Intimacy versus spectacle: Being at Dries Van Noten’s show felt a bit like being emotionally dunked in the cognitive dissonance that has overtaken the perception of fashion recently. In short, what we saw was his essay on make-do-and-mend aesthetics slowly walking in procession down the raked aisles of a cavernous stadium.
There was a solo drummer on a vast stretch of stage, beating out conceptual sounds in front of a gargantuan mirror angled to reflect the entire scenario. Maybe this raised thoughts about Van Noten as the lone auteur conducting his work. The resulting photographic and video imagery was awesome—it’d be churlish to say otherwise. The only trouble with it is a broader dilemma; that big block in the road where verbiage about sets and theatrical performances gets in the way of talking about clothes and designers.
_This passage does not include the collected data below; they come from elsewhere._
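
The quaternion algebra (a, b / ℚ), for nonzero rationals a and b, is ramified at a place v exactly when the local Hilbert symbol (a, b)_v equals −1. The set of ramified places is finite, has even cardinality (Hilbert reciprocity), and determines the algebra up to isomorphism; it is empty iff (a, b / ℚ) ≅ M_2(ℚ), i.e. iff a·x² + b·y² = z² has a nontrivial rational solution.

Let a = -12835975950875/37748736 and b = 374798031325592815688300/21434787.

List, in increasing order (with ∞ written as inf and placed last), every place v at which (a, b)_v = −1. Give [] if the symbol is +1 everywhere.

[17, 29]

(a, b) ≡ (-46835, 969) mod (ℚ^×)²; places V = {2, 3, 5, 7, 11, 17, 19, 23, 29, 43, 47, ∞}.
(a,b)_2: α=-22, β=2; u≡5, v≡1 (mod 8); ε(u)ε(v)=0·0, αω(v)=-22·0, βω(u)=2·1; sum ≡ 0  ⇒  +1.
(a,b)_29: α=1, u≡9; β=2, v≡12 (mod 29); (9|29)=+1, (12|29)=-1; sign (−1)^0·+1^2·-1^1 = -1.
(a,b)_19: α=1, u≡6; β=5, v≡15 (mod 19); (6|19)=+1, (15|19)=-1; sign (−1)^1·+1^5·-1^1 = +1.
(a,b)_7: α=2, u≡4; β=2, v≡5 (mod 7); (4|7)=+1, (5|7)=-1; sign (−1)^0·+1^2·-1^2 = +1.
(a,b)_43: α=2, u≡40; β=2, v≡17 (mod 43); (40|43)=+1, (17|43)=+1; sign (−1)^0·+1^2·+1^2 = +1.
(a,b)_17: α=1, u≡13; β=1, v≡12 (mod 17); (13|17)=+1, (12|17)=-1; sign (−1)^0·+1^1·-1^1 = -1.
(a,b)_11: α=2, u≡4; β=-2, v≡1 (mod 11); (4|11)=+1, (1|11)=+1; sign (−1)^0·+1^-2·+1^2 = +1.
(a,b)_23: α=0, u≡1; β=2, v≡1 (mod 23); (1|23)=+1, (1|23)=+1; sign (−1)^0·+1^2·+1^0 = +1.
(a,b)_∞: sgn(-46835)=−, sgn(969)=+, so +1.
(a,b)_3: α=-2, u≡1; β=-11, v≡2 (mod 3); (1|3)=+1, (2|3)=-1; sign (−1)^0·+1^-11·-1^-2 = +1.
(a,b)_5: α=3, u≡3; β=2, v≡1 (mod 5); (3|5)=-1, (1|5)=+1; sign (−1)^0·-1^2·+1^3 = +1.
(a,b)_47: α=0, u≡3; β=2, v≡39 (mod 47); (3|47)=+1, (39|47)=-1; sign (−1)^0·+1^2·-1^0 = +1.
|Ram(-46835, 969)| = 2, even; anisotropic at {17, 29}.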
The truth is that Van Noten’s collection was particularly concerned with the up-close this season. His thoughts, as he put it, were “the opposite of showing off; about small things,” and centered on the idea of women caring about giving new life to the clothes they’ve owned. “Things which you have to mend, tying things together again, because they’re nearly falling apart, but you do it because you still love them so much. Things that are part of your personality. That’s really the essence of the collection,” he said.
It was new-made, of course, but you could follow the thread of it though the hand-stitched embroidery, like a home made alteration, which darted in the waist of an overcoat, the frayed edge of a pinstriped blazer or the slouchy persistence of the oversized men’s coats that women have co-opted ever since shopping in flea markets became a thing in their youth.
For that generation, Van Noten has been a designer who has gone hand-in-hand with growing to maturity. At points, with the bias-cut devoré ’30s-ish dresses he showed, the collection called to mind the long-lost days of ’90s grunge, and how all of that cross-referenced with the rise of the Belgian school of design; Van Noten’s heartland.
Deeper than that, there was something of the atmosphere of war-time austerity, of making the best of things in dark times; echoes which are surfacing across European fashion for all too obvious reasons right now. Van Noten brightened the message with splashes of gilded foiling and flashes of rich brocades in his eveningwear. It wasn’t novelty, exactly—but that’s not what draws Van Noten’s constituency to him. There’s a reassurance in knowing you might be able to re-buy things you’ve always felt comfortable in. When it comes down to it, that’s worlds apart from grand theatrics.